When the news weighs us down, when we question whether we can make a difference, when despair threatens to overcome us, how can we find the hope to act? How can the covenant of community empower us? Using examples from his forthcoming book, “Heroes and Other Mortals,” Frye Gaillard will talk about individuals who faced hard realities and worked to make them better. Jane McAlister Pope will offer personal reflections on the need to see clearly, act fearlessly, gather allies and approach a seemingly dark future with light.
Frye Gaillard, who recently retired as Writer in Residence at the University of South Alabama, is the former Southern Editor at The Charlotte Observer and author of more than 30 books, including “A Hard Rain: America in the 1960s,” “Cradle of Freedom: Alabama and the Movement That Changed America” and “Watermelon Wine: The Spirit of Country Music.” Frye has won the Lillian Smith Book Award and the F. Scott Fitzgerald Museum Literary Prize. Two of his books – “The Southernization of America: A Story of Democracy in the Balance,” coauthored with Cynthia Tucker, and “A Hard Rain” – were named by NPR to its list of best books in the years they were published.

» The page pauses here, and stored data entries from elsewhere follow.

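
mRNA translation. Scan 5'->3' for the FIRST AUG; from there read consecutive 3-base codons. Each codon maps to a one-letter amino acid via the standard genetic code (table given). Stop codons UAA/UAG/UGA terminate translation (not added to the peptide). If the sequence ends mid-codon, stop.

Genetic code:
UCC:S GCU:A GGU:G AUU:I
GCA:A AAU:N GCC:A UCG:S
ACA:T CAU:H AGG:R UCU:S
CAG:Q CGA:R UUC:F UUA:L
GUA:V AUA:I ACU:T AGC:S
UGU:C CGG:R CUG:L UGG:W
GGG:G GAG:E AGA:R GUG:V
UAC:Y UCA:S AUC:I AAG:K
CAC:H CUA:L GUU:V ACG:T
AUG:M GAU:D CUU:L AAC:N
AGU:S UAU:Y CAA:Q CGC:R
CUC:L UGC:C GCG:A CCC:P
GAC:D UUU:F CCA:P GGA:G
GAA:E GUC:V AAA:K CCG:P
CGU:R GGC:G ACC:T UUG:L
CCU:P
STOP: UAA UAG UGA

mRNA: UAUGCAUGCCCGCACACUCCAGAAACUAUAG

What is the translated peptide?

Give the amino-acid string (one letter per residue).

Answer: MHARTLQKL

Derivation:
start AUG at pos 1
pos 1: AUG -> M; peptide=M
pos 4: CAU -> H; peptide=MH
pos 7: GCC -> A; peptide=MHA
pos 10: CGC -> R; peptide=MHAR
pos 13: ACA -> T; peptide=MHART
pos 16: CUC -> L; peptide=MHARTL
pos 19: CAG -> Q; peptide=MHARTLQ
pos 22: AAA -> K; peptide=MHARTLQK
pos 25: CUA -> L; peptide=MHARTLQKL
pos 28: UAG -> STOP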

He lives in Mobile, Alabama.
Jane McAlister Pope is a retired newspaper editor who spent most of her career at The Charlotte Observer. She has spoken and led retreats at a variety of churches since the 1980s, most recently for the Unitarian Universalist Fellowship of Lake Norman. Jane still edits and writes, but these days most of her time and energy go to helping her preschool grandchildren find wonder, light and love in the world. She lives in Davidson, North Carolina.